If the problem that you are trying to solve is access to information, then you need a platform that can support every transaction for every financial and non-financial asset regardless of global jurisdiction or ownership structure. The more comprehensive the platform the better the chance of solving your underlying problem of information and actionable intelligence.
How does it gather and process information?
While many systems market themselves as comprehensive, supporting all asset classes and currencies, upon further review you’ll see that most of these systems generate material errors which can be very harmful to decision making. Key questions including; how many transaction codes does a system support, has the system built their own library of direct data feeds or do they rely on third-party feeds or screen scraping technologies, and of equal importance does the system have a multi-asset, multi-currency investment accounting system as its backbone to ensure a higher level of data accuracy, all of which is critical in the evaluation.

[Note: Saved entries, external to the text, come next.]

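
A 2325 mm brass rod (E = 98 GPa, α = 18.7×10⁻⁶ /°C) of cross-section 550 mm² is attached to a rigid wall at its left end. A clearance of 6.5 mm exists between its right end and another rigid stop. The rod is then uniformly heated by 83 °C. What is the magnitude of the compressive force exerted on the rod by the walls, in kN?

P ≈ 0 kN

Free thermal elongation = αΔT L = 18.7×10⁻⁶ × 83 × 2325 = 3.609 mm.
Since δ_free = 3.61 mm is less than the 6.5 mm gap, the rod never touches the wall. No axial force develops.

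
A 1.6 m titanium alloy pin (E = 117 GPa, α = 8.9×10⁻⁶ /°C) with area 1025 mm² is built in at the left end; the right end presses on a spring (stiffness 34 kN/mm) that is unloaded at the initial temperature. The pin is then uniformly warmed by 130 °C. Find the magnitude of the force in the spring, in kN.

If the spring were absent the pin would lengthen by αΔT L = 8.9×10⁻⁶ × 130 × 1600 = 1.851 mm.
Let P be the compressive force at the spring. The pin shortens elastically by PL/(AE) and the spring compresses by P/k; together these equal δ_free.
So P = δ_free / [L/(AE) + 1/k] = 1.851 / [ 1600/(1025×117×10³) + 1/(34×10³) ].
P = 1.851 / 4.275×10⁻⁵ = 43300 N.

P ≈ 43.3 kN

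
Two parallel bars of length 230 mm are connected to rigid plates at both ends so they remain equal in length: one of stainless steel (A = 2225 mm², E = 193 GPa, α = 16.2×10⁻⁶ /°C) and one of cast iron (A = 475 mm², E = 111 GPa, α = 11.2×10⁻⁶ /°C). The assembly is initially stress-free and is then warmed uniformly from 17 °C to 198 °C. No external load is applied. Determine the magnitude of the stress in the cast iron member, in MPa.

Both members must finish at the same length. With the larger α, the stainless steel tends to over-expand; the plates restrain it, putting the stainless steel in compression and the cast iron in tension. With no external load the two internal forces are equal and opposite, magnitude P.
Equating the net (thermal + elastic) strains gives |α₁ − α₂|·ΔT = P·[1/(A₁E₁) + 1/(A₂E₂)].
|α₁ − α₂|·ΔT = 5×10⁻⁶ × 181 = 0.000905.
1/(A₁E₁) + 1/(A₂E₂) = 1/(2225×193×10³) + 1/(475×111×10³) = 2.13×10⁻⁸ N⁻¹.
So P = 0.000905 / 2.13×10⁻⁸ = 42.5 kN.
σ_{cast iron} = P/A₂ = 42500/475 = 89.47 MPa, tensile.

σ ≈ 89.5 MPa (tensile)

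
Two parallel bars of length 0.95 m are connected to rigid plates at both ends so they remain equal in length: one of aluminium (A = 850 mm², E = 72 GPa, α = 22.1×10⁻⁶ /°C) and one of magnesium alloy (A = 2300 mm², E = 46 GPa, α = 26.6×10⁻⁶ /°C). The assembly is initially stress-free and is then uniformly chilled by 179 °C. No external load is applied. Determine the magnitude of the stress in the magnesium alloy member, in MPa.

The magnesium alloy has the larger α, so on cooling it would change length more than the aluminium if both were free. The rigid plates force a common final length, so the magnesium alloy is put into tension and the aluminium into compression, with equal and opposite forces P (no external load).
Setting the final lengths equal and cancelling L: (α₁ − α₂)ΔT = P/(A₁E₁) + P/(A₂E₂).
|α₁ − α₂|·ΔT = 4.5×10⁻⁶ × 179 = 0.0008055.
1/(A₁E₁) + 1/(A₂E₂) = 1/(850×72×10³) + 1/(2300×46×10³) = 2.579×10⁻⁸ N⁻¹.
So P = 0.0008055 / 2.579×10⁻⁸ = 31.23 kN.
σ_{magnesium alloy} = P/A₂ = 31230/2300 = 13.58 MPa, tensile.

σ ≈ 13.6 MPa (tensile)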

Fintech companies that solve this problem must provide accessible oversight, independence, unbiased information, and transparency of your wealth at all levels. You should have a direct view of the data, no matter when you want to access it.
4. How am I exposed?
The coronavirus has already driven financial markets down more than 28%, destroying trillions of dollars in private wealth. As you read this do you know your exposure to China, or your exposure to german manufacturing, or US pharmaceuticals or the travel industry worldwide? Do you know which of your managers reacted quickly and correctly and which managers did not? Are you actively engaged in tactical and strategic shifts in asset allocation, liquidity positions, and country or sector exposures? The right technology platform must deliver this information to you and do it with a tax-level of accuracy regardless of the assets you own or where you own them.

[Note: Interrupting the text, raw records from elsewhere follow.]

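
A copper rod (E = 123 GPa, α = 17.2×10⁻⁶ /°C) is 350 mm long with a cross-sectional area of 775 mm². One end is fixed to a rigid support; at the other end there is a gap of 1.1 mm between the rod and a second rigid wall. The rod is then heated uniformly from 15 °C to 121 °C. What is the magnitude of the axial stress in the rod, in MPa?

σ ≈ 0 MPa

If the wall were absent the rod would grow by αΔT L = 17.2×10⁻⁶ × 106 × 350 = 0.6381 mm.
This is smaller than the 1.1 mm clearance, so the rod expands freely without reaching the stop — the stress is zero.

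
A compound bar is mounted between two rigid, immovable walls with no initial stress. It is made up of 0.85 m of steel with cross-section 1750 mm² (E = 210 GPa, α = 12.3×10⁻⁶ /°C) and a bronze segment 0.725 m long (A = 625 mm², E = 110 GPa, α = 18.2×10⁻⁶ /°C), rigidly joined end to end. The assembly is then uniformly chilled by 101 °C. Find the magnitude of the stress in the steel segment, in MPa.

σ ≈ 106 MPa (tensile)

If the supports were absent, the total length change would be Σ αᵢΔT Lᵢ = 12.3×10⁻⁶×101×850 + 18.2×10⁻⁶×101×725 = 2.389 mm.
The walls prevent any net length change, so an axial force P (same in every segment) develops. Compatibility: P · Σ Lᵢ/(AᵢEᵢ) = δ_free.
Σ Lᵢ/(AᵢEᵢ) = 850/(1750×210×10³) + 725/(625×110×10³) = 1.286×10⁻⁵ mm/N.
P = 2.389 / 1.286×10⁻⁵ = 185800 N = 185.8 kN, tensile.
σ_{steel} = P / A = 185800 / 1750 = 106.2 MPa.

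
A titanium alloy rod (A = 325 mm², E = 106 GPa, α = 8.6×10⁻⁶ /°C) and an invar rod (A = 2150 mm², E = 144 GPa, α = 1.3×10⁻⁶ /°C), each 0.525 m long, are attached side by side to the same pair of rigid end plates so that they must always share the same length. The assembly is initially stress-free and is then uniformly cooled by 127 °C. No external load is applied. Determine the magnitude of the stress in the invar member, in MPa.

Both members must finish at the same length. With the larger α, the titanium alloy tends to over-contract; the plates restrain it, putting the titanium alloy in tension and the invar in compression. With no external load the two internal forces are equal and opposite, magnitude P.
Setting the final lengths equal and cancelling L: (α₁ − α₂)ΔT = P/(A₁E₁) + P/(A₂E₂).
|α₁ − α₂|·ΔT = 7.3×10⁻⁶ × 127 = 0.0009271.
1/(A₁E₁) + 1/(A₂E₂) = 1/(325×106×10³) + 1/(2150×144×10³) = 3.226×10⁻⁸ N⁻¹.
P = 0.0009271 / 3.226×10⁻⁸ = 28740 N = 28.74 kN.
σ_{invar} = P/A₂ = 28740/2150 = 13.37 MPa, compressive.

σ ≈ 13.4 MPa (compressive)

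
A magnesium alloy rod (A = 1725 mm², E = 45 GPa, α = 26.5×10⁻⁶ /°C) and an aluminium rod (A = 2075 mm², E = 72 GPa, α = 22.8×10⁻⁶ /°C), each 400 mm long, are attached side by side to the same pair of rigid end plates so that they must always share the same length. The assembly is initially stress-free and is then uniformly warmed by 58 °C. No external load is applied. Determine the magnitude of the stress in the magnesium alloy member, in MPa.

Equilibrium of a rigid end plate with no external load gives equal and opposite internal forces ±P in the two members. Since α_{magnesium alloy} > α_{aluminium}, heating drives the magnesium alloy into compression and the aluminium into tension.
Equating the net (thermal + elastic) strains gives |α₁ − α₂|·ΔT = P·[1/(A₁E₁) + 1/(A₂E₂)].
|α₁ − α₂|·ΔT = 3.7×10⁻⁶ × 58 = 0.0002146.
1/(A₁E₁) + 1/(A₂E₂) = 1/(1725×45×10³) + 1/(2075×72×10³) = 1.958×10⁻⁸ N⁻¹.
P = 0.0002146 / 1.958×10⁻⁸ = 10960 N = 10.96 kN.
σ_{magnesium alloy} = P/A₁ = 10960/1725 = 6.355 MPa, compressive.

σ ≈ 6.36 MPa (compressive)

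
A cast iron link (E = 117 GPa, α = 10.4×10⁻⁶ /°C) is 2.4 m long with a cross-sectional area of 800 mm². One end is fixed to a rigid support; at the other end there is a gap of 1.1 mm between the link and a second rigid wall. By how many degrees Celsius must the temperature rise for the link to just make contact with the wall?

ΔT ≈ 44.1 °C

The gap closes when αΔT L = 1.1 mm, since the link is still unstressed at that instant.
ΔT = 1.1 / (10.4×10⁻⁶ × 2400) = 44.07 °C.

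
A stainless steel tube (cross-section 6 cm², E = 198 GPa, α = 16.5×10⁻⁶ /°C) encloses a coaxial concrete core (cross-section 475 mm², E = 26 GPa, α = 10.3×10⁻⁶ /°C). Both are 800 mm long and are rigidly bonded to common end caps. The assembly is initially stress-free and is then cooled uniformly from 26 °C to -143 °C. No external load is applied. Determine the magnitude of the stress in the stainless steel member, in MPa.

σ ≈ 19.5 MPa (tensile)

The stainless steel has the larger α, so on cooling it would change length more than the concrete if both were free. The rigid plates force a common final length, so the stainless steel is put into tension and the concrete into compression, with equal and opposite forces P (no external load).
Equating the net (thermal + elastic) strains gives |α₁ − α₂|·ΔT = P·[1/(A₁E₁) + 1/(A₂E₂)].
|α₁ − α₂|·ΔT = 6.2×10⁻⁶ × 169 = 0.001048.
1/(A₁E₁) + 1/(A₂E₂) = 1/(600×198×10³) + 1/(475×26×10³) = 8.939×10⁻⁸ N⁻¹.
So P = 0.001048 / 8.939×10⁻⁸ = 11.72 kN.
σ_{stainless steel} = P/A₁ = 11720/600 = 19.54 MPa, tensile.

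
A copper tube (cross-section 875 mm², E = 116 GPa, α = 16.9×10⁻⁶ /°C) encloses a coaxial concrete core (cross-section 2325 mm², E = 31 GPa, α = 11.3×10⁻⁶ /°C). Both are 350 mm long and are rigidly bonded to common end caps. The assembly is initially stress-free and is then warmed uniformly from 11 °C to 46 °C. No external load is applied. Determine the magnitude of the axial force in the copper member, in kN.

P ≈ 8.26 kN (compressive in the copper)

Both members must finish at the same length. With the larger α, the copper tends to over-expand; the plates restrain it, putting the copper in compression and the concrete in tension. With no external load the two internal forces are equal and opposite, magnitude P.
Compatibility of the two members (thermal + elastic change equal): (α₁ − α₂)ΔT = P·[1/(A₁E₁) + 1/(A₂E₂)].
|α₁ − α₂|·ΔT = 5.6×10⁻⁶ × 35 = 0.000196.
1/(A₁E₁) + 1/(A₂E₂) = 1/(875×116×10³) + 1/(2325×31×10³) = 2.373×10⁻⁸ N⁻¹.
So P = 0.000196 / 2.373×10⁻⁸ = 8.261 kN.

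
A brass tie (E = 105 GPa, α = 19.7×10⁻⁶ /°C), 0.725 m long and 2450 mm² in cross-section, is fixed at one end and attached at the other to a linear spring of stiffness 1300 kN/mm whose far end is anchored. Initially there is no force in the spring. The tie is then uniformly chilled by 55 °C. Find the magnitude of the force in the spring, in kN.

P ≈ 219 kN

Free thermal contraction: δ_free = αΔT L = 19.7×10⁻⁶ × 55 × 725 = 0.7855 mm.
With a force P in the spring, the elastic change of the tie is PL/(AE) and that of the spring is P/k; compatibility requires their sum to equal δ_free.
P [ L/(AE) + 1/k ] = δ_free → P [ 725/(2450×105×10³) + 1/(1300×10³) ] = 0.7855.
P = 0.7855 / 3.588×10⁻⁶ = 219000 N.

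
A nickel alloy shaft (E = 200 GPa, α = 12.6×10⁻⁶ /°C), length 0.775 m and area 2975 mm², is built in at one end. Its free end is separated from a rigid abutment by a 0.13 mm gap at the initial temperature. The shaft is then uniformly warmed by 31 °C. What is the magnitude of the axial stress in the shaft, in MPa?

σ ≈ 44.6 MPa (compressive)

Free thermal elongation = αΔT L = 12.6×10⁻⁶ × 31 × 775 = 0.3027 mm.
This exceeds the 0.13 mm gap, so the wall pushes back. The portion of expansion that must be recovered elastically is δ_free − gap = 0.3027 − 0.13 = 0.1727 mm.
So σ = E(δ_free − g)/L = 200×10³ × 0.1727/775 = 44.57 MPa.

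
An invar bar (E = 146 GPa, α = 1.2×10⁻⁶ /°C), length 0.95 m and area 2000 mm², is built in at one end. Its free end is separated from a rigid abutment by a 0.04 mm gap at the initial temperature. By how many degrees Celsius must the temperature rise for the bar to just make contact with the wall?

Contact occurs when the free expansion equals the gap: αΔT L = 0.04 mm.
ΔT = 0.04 / (1.2×10⁻⁶ × 950) = 35.09 °C.

ΔT ≈ 35.1 °C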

5. How are my advisors performing?
Another problem for individuals with high net worth who have multiple advisors need to solve is determining the performance of your financial advisors.
Do you know who contributes the most risks, volatility, or returns to your portfolio? Do you know what fees you are paying and how those fees relate to the returns you are getting?
The right technology delivers the means to accurately assess the credibility of your investors’ reports. If an advisor boasts gains but your family office management platform is showing a loss (which is a real-life example), you can then ask your advisor to provide relevant proof of the difference.
6. How reliable is this tech?
Sadly not all systems are the same, and we have seen well known software systems produce materially incorrect information to investors, even at double-digit levels.
Making the case: KPIs for family office technology
There is a growing need for more transaction-level-transparency, and the expectation of access to data that is trusted, comprehensive, personalized, and actionable to facilitate informed decision making. The right technology can significantly reduce your costs, improve your data privacy and provide trusted information that leads to decision making that preserves your family’s legacy for generations to come.